NRFT sorry if I'm repeating things
Older women looked different too, they often had set hairdos ("set" means it was fixed by the hairdresser with a solution into tight curls that didn't move) that were all very similar and they wore similar clothes, I can't remember exactly but long skirts etc. This would have been the look for women that we would consider relatively young/not old these days! I don't know why that was the case
I asked an older person about this in recent years. The older people with the "shampoo and set" were the white-haired OAPs, in my town at least. I remember my Mum putting my Nan's hair in curlers each week when she visited. This was the only time my Nan washed her hair. Those who went to the hairdresser for the shampoo-and-set often also had the "blue rinse", basically some type of hairdye that gave them baby blue or lavender hair but it was sort of translucent not like the coloured hairdyes of today and they wore transparent plastic bonnets when it rained. Coloured hairdyes for young people weren't so easy to come by. You couldn't just get them in Boots. Maybe red but that was about it. I saw pics of punks in the 80's with coloured hair but didn't know anyone like that. If I wanted colourful hair I'd have had to go to a hairdresser and it would have cost a fortune.

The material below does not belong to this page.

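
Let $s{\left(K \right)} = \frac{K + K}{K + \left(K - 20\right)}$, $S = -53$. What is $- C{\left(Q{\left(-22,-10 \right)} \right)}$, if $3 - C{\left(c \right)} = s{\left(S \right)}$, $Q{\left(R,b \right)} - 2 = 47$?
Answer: $- \frac{136}{63} \approx -2.1587$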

The "older" people (40+) who dressed in long pleated skirts, day dresses, often topped with a beige anorak. Or smart chino trousers and shirt (full on suit for the OAP men, often finished incongruously with trainers for those who looked doddery). According to the person I asked recently it was because they dressed in the styles that were prevalent when they were young. Fashion was for the young and older people didn't really follow it back then, just stuck with what they knew, so they never looked upto date in the way young people might (they might have had their own version of age-appropriate fashion IDK). Even unfashionable or boringly clothed young people didn't dress like these 40+ people.
The internet was a weird one. I left school at 16 in 1995. I'd had one group session lasting half hour on a desktop PC, during which I didn't get to touch it. The program was Desktop Publishing, a screen where you could lay text out like a magazine article and add in pictures (generic ones that were already on the computer). The internet wasn't something I'd even heard of. I didn't use the internet in any of my basic office jobs, although some had computers with in-house systems, so didn't experience it until I moved in with a boyfriend who worked in technology in 2006 and who had a desktop PC.
In 1995 school work was hand written, research for projects was done in the library or by visiting places or writing to them requesting information. A few posh children had Word Processors which were a huge electronic typewriter and used in a similar way to a manual typewriter but with something that looked closer to a computer keyboard. I went to a State-run Grammar School in London and seemed like 75% of the pupils were middle class, so I don't suppose my school was particularly backwards. The computers for IT lessons were BBC Computers (nope, I've no idea either!) and they taught us to do things like write in coloured font and build a database then search it for information. I had younger siblings and so much had changed by 1998.
I bought my first mobile phone in 1998. A few of my friends had them. It was PAYG (I think they all were? Unless you had one through your job maybe, IDK). Calls were too expensive so we'd text, but not for no reason because that was expensive too and £10 didn't go far. Due to this you tried to keep costs down by only texting to arrange meet-ups or inform of unavoidable delays eg the boss making you work late, people didn't flake out for spurious reasons, if you had plans you kept them. And you'd try to fit everything you needed to say into one text... Mng evry1 wrt lyk dis 2 kp chrct ct dn n msg had 2b dcphed by frn at otr end 😂.
It wasn't hard because with no smartphones there was no predictive or auto text or keyboard, the phones had a keypad like what shows when you go to make a call but in physical buttons not a screen, each digit was also representing several letters and you pressed it repeatedly to get the letter you wanted. We got really fast at typing like it and good at deciphering each others incomprehensible looking texts.
In 1998 I was facing redundancy as my workplace closed my local branch. So I didn't buy the large studio-flat in a London borough in North West Kent for £45k, that I could have got a mortgage on with my £15k wages and £5k deposit. My friend did though and 2yrs later sold for £90k as property prices went crazy.
I remember the minimum wage coming in and my wages when it occurred rising from £4/hr to £4.50/hr as a result. My friend's sister worked in a factory taking labels off coat hangers and earned £2/hr. Poor people were poor and didn't live alone.
There was a feeling of hope around those years approaching the millennium. A few years later I stood with thousands of others watching the fireworks light up the number 2000 in the sky and it felt truly magical.